Indian E-Sports Company Fires Entire Dota 2 Team Amidst Allegations of Unpaid Dues

Indian e-sports organisation Entity Gaming has fired its entire Dota 2 team amidst allegations of unpaid dues. The team had finished fourth in the TI8 SEA qualifier and followed it up with three lacklustre qualifiers. While trying to finalise a roster change, Entity’s management decided to let go of its entire Dota 2 team altogether. According to Anthony ‘Scantzor’ Hodgson, Entity’s former Dota 2 coach, this is due to poor results and that Entity was “spending a lot of money on the team”.

What’s more is, allegedly the contracts both players and the coach were given imply a 30-day severance, to which Hodgson claims Entity denies any responsibility of paying in full. After some back and forth it agreed to a 15-day severance as goodwill. However one of Hodgson’s statements highlights the issues faced by foreign talent working in India as well as how Entity is structured.
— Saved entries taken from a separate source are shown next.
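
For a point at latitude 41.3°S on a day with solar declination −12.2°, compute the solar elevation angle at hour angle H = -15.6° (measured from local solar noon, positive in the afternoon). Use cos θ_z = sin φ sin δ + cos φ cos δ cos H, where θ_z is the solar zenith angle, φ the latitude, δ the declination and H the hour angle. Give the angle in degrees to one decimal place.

57.9°

cos θ_z = sin φ sin δ + cos φ cos δ cos H = (-0.6600)(-0.2113) + (0.7513)(0.9774)(0.9632) = 0.8468.
θ_z = arccos(0.8468) = 32.13°, so the elevation is 90° − 32.13° = 57.87°.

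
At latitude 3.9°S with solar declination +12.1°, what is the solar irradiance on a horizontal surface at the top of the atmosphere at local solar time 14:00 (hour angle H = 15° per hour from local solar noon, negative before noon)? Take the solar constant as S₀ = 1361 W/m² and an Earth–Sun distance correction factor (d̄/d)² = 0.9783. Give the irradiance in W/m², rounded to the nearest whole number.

1106 W/m²

Hour angle H = 15° × (14 − 12) = 30.00°.
cos θ_z = sin φ sin δ + cos φ cos δ cos H = (-0.0680)(0.2096) + (0.9977)(0.9778)(0.8660) = 0.8306.
Top-of-atmosphere irradiance = S₀ (d̄/d)² cos θ_z = 1361 × 0.9783 × 0.8306 = 1105.92 W/m².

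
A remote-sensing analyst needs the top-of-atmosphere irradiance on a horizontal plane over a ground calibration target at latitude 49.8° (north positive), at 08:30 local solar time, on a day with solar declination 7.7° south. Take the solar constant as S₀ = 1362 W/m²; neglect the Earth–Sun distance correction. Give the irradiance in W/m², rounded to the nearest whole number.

Hour angle H = 15° × (8.5 − 12) = -52.50°.
cos θ_z = sin φ sin δ + cos φ cos δ cos H = (0.7638)(-0.1340) + (0.6455)(0.9910)(0.6088) = 0.2871.
Top-of-atmosphere irradiance = S₀ cos θ_z = 1362 × 0.2871 = 391.03 W/m².

391 W/m²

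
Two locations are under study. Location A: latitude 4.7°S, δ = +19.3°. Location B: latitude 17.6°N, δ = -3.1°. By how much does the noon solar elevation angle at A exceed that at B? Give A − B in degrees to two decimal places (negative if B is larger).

-3.30°

A: 90° − |-4.7 − (19.3)| = 66.00°.
B: 90° − |17.6 − (-3.1)| = 69.30°.
A − B = 66.00 − 69.30 = -3.30°.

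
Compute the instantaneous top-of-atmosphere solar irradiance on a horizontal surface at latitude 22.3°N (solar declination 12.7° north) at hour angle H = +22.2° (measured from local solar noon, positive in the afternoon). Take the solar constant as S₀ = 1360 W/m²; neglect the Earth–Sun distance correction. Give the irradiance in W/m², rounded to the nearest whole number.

With φ = 22.3°, δ = 12.7°, H = 22.20°: sin φ sin δ = 0.0834, cos φ cos δ cos H = 0.8357, so cos θ_z = 0.9191.
Top-of-atmosphere irradiance = S₀ cos θ_z = 1360 × 0.9191 = 1249.98 W/m².

1250 W/m²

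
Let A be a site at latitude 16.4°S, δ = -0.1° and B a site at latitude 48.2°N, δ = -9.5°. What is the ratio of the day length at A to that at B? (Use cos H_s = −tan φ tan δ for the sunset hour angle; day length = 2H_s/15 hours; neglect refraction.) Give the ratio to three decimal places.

1.137

A: H_s = arccos(−tan -16.4° · tan -0.1°) = 90.03°, so 2H_s/15 = 12.0040 h.
B: H_s = arccos(−tan 48.2° · tan -9.5°) = 79.21°, so 2H_s/15 = 10.5613 h.
Ratio A/B = 12.0040 / 10.5613 = 1.1366.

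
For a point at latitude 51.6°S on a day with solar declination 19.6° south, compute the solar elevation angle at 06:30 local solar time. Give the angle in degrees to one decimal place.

Hour angle H = 15° × (6.5 − 12) = -82.50°.
cos θ_z = sin φ sin δ + cos φ cos δ cos H = (-0.7837)(-0.3355) + (0.6211)(0.9421)(0.1305) = 0.3393.
θ_z = arccos(0.3393) = 70.17°, so the elevation is 90° − 70.17° = 19.83°.

19.8°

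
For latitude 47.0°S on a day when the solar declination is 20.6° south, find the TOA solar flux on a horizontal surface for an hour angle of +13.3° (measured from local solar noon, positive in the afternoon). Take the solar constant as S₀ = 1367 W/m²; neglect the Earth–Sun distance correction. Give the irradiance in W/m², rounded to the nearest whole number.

cos θ_z = sin φ sin δ + cos φ cos δ cos H = (-0.7314)(-0.3518) + (0.6820)(0.9361)(0.9732) = 0.8786.
Top-of-atmosphere irradiance = S₀ cos θ_z = 1367 × 0.8786 = 1201.05 W/m².

1201 W/m²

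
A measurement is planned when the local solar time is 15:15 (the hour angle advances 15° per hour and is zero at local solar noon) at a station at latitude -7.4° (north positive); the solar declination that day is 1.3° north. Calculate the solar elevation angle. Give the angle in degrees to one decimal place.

Hour angle H = 15° × (15.25 − 12) = 48.75°.
cos θ_z = sin(-7.4°) sin(1.3°) + cos(-7.4°) cos(1.3°) cos(48.75°) = -0.0029 + 0.6537 = 0.6508.
θ_z = arccos(0.6508) = 49.40°, so the elevation is 90° − 49.40° = 40.60°.

40.6°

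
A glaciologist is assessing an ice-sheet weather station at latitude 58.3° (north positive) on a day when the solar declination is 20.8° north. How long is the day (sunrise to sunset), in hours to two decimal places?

−tan φ tan δ = −(1.6191)(0.3799) = -0.6151; H_s = arccos(-0.6151) = 127.96°.
Day length = 2 H_s / 15° h⁻¹ = 255.92° / 15 = 17.061 h.

17.06 hours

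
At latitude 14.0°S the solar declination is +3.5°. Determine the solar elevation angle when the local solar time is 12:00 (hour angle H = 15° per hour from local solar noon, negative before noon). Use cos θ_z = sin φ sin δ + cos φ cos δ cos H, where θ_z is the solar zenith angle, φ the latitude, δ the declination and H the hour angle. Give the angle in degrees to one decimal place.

Hour angle H = 15° × (12 − 12) = 0.00°.
cos θ_z = sin(-14.0°) sin(3.5°) + cos(-14.0°) cos(3.5°) cos(0.00°) = -0.0148 + 0.9685 = 0.9537.
θ_z = arccos(0.9537) = 17.50°, so the elevation is 90° − 17.50° = 72.50°.

72.5°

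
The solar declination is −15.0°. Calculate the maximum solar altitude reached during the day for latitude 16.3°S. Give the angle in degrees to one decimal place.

88.7°

At local solar noon the hour angle is zero, so the elevation is 90° − |φ − δ| = 90° − |-16.3° − (-15.0°)| = 90° − 1.3° = 88.7°.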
“Why is there no legal recourse? Because I’m a South African, ‘working’ in India on a tourist visa (as insisted by the employer), bound by a contract under Singaporean law,” his Medium post reads. “I’m set to leave India in a few days, and can’t afford heavy legal fees. What sort of steps could someone in my position reasonably take?”

For its part, Entity’s manager Sid Joshi took to Reddit to refute these claims, alleging that Hodgson had an adverse impact on the team.

“I let him go because he sabotaged my roster and spoilt our relationship with a potential recruit,” Joshi claims. “The contract never mentioned a severance package and we still gave him 15 days salary as goodwill.”

To make matters worse, former Entity players have taken to Reddit to refute Joshi’s statement

“I flew back to Singapore on 6th October as the team was taking a break,” says former Entity player Yang ‘Deth’ Wu Heng.  “I was supposed to return on 15th October. Till this day, the management has not informed me that they are letting the team go. Not the manager, not the owner. For all I know, I could have flown back to India not knowing anything happened. It’s just downright unprofessional of them to not have said anything to me since the break. All this to me is just Sid trying to salvage the situation by creating lies and spinning the narrative in a way that portrays them as the victim.”

Following the debacle regarding Optic Gaming hosting a cheater on its roster, you’d think that Indian e-sports companies would govern themselves better. This doesn’t seem to be the case just yet.